Working late in a tiny Arkansas lab, Susan Wilde found herself alone with a killer.

It startled her. She jumped, let out a yelp, and took off down a hall. Wilde wasn’t running for her life; she was amazed by a discovery. She had uncovered a bacteria, one with a powerful toxin that attacked waterfowl, hiding on the underside of an aquatic leaf that grows nearly everywhere in the United States..

After 20 years of testing determined that the bacteria had never before been recorded, and the brain lesions it causes had never before been found before that night in 1994, Wilde recently gave her discovery a name: Aetokthonos hydrillicola. The Greek word means “eagle killer” for its ability to quickly kill the birds of prey. It’s the latest threat to a raptor that is starting to flourish after being removed from the endangered species list.

Across the South, near reservoirs full of invasive plants from Asia called hydrilla, eagles have been stricken by this bacteria, which goes straight to their brains. Eagles prey on American coots, which dine almost exclusively on hydrilla.

Before now, reservoirs that serve up a buffet of this plant were considered beneficial because they helped fuel the annual migration of coots from Canada to Florida and beyond, while also feeding eagles. But now the reservoirs are “death traps,” said Wilde, an assistant professor at the University of Georgia whose study of the topic was recently published in the journal Phytotaxa. In Arkansas, Georgia, Florida, South Carolina and North Carolina, coots, shorebirds, ducks and eagles are dying by the dozens from the incurable lesions.

“We’re attracting them to places where they’re going to die, and that’s not a good thing,” Wilde said.

Eagles get top billing in the study because they’re the national symbol, arguably the most-recognized animal in America. But the bacteria and its toxin hits coots harder. The migration of coots is a spectacle that bird watchers flock to man-made reservoirs to see. Five thousand can descend at once on a single lake, noisy, splashing, feeding.

The only way to save the animals is to spend millions to eradicate a plant that was introduced to the United States in Florida about 60 years ago. It now grows in virtually every body of fresh water, from the southeast to California and Washington. It grows prolifically in the the Chesapeake Bay region, which is full of bald eagles and visiting coots, a dark, plump, duck-like bird with a bright orange dot for an eye.

Eagles don’t mess around when they dine on coots, Wilde said. Even the head is fair game. They leave nothing but the feet, Wilde said. She theorized that the bacteria enters eagles while they’re munching on the coots’ guts. “The only way we can tell a bird has it is they have a characteristic in the brain, a lesion,” she said. “There’s no damage to any other part of the body.”

The eagle killer might hide on the underside of leaves because it prefers shade, but Wilde and her fellow researchers haven’t figured out why. It radiates outward in a circle with strange edges and, she said, spikes. “It looks like it would kill eagles,” she said.

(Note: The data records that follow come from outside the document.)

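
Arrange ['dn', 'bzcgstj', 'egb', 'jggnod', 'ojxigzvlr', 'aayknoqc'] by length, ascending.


Compute lengths:
  'dn' has length 2
  'bzcgstj' has length 7
  'egb' has length 3
  'jggnod' has length 6
  'ojxigzvlr' has length 9
  'aayknoqc' has length 8
Lengths in increasing order: 2 < 3 < 6 < 7 < 8 < 9
Listing the words in that order gives the answer.
Final answer: ['dn', 'egb', 'jggnod', 'bzcgstj', 'aayknoqc', 'ojxigzvlr']


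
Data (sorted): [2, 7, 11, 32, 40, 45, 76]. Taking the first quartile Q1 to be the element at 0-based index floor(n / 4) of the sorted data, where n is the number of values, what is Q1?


The list has n = 7 elements.
Q1 index = floor(7 / 4) = floor(1.75) = 1
Counting from index 0 in the sorted data, the element at index 1 is 7.
Final answer: 7


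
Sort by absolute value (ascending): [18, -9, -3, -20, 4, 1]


Compute absolute values:
  |18| = 18
  |-9| = 9
  |-3| = 3
  |-20| = 20
  |4| = 4
  |1| = 1
Absolute values in increasing order: 1 < 3 < 4 < 9 < 18 < 20
Listing the original numbers in that order gives the answer.
Final answer: [1, -3, 4, -9, 18, -20]


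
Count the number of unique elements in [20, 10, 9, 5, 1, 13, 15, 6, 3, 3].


List all unique values:
Distinct values: [1, 3, 5, 6, 9, 10, 13, 15, 20]
Count = 9
Final answer: 9


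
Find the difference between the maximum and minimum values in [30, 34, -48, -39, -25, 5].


Maximum value: 34
Minimum value: -48
Range = 34 - (-48) = 82
Final answer: 82


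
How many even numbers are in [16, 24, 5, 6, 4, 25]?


Check each element:
  16 is even
  24 is even
  5 is odd
  6 is even
  4 is even
  25 is odd
Evens: [16, 24, 6, 4]
Count of evens = 4
Final answer: 4


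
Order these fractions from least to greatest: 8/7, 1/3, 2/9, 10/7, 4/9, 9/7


Convert to decimal for comparison:
  8/7 = 1.1429
  1/3 = 0.3333
  2/9 = 0.2222
  10/7 = 1.4286
  4/9 = 0.4444
  9/7 = 1.2857
Decimals in increasing order: 0.2222 < 0.3333 < 0.4444 < 1.1429 < 1.2857 < 1.4286
Writing each back as its fraction gives the sorted order.
Final answer: 2/9, 1/3, 4/9, 8/7, 9/7, 10/7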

Bald eagles were removed from the federal endangered species list only seven years ago. They nearly went extinct when their habitat was clear cut in the past century, their prey (such as ducks) was over-hunted and a pesticide caused them to lay eggs with shells so thin their chicks couldn’t survive. In 1978, they were listed as endangered in every state on the U.S. mainland but five, where they were listed as threatened.

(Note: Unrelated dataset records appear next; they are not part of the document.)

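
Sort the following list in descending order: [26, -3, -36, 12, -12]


Original list: [26, -3, -36, 12, -12]
Repeatedly take the largest remaining element:
  Remaining [26, -3, -36, 12, -12] -> largest is 26
  Remaining [-3, -36, 12, -12] -> largest is 12
  Remaining [-3, -36, -12] -> largest is -3
  Remaining [-36, -12] -> largest is -12
  Remaining [-36] -> largest is -36
Collecting the picks in order gives the descending list.
Final answer: [26, 12, -3, -12, -36]


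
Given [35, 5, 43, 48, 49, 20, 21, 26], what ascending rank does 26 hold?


Sort ascending: [5, 20, 21, 26, 35, 43, 48, 49]
Find 26 in the sorted list.
26 is at position 4 (1-indexed).
Final answer: 4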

Wilde and Brigette Haram, a doctoral student at the Warnell School of Forestry and Natural Resources where Wilde teaches, conducted lab trials on chickens and mallard ducks to better understand the toxin, and studied other birds that were brought in acting disoriented and sick. “We haven’t seen a species that’s immune,” Wilde said.

A hopeful observation is that many coots and eagles fly into reservoirs and lakes in the six affected states and fly away unharmed. Seemingly, that is. They could easily fly off and die elsewhere. “We don’t know why some birds, within a week of arriving, die. But others come back the next year, conceivably,” Wilde said.

The study’s co-authors include Jeffrey Johansen of John Carroll University, Dayton Wilde and Peng Jiang of the UGA department of horticulture and former Warnell student Bradley Bartelme, now at EnviroScience.

Haram isn’t a co-author, but she’s trying to track the killer wherever it lives. So far, she’s only found it as far north as North Carolina. Tests in Virginia and New York were negative. She hasn’t tested in the Chesapeake Bay area, but it’s on her to-do list.

Wilde was working in South Carolina when she first came across the bacteria in 1994. It was a master of disguise, taking on the same hue as the slim hydrilla leaf. She had been searching for it for days until she decided to shine light on the subject.

“The pigment shows up. It looks pretty. It just looks kind of scary and bright and red,” she said.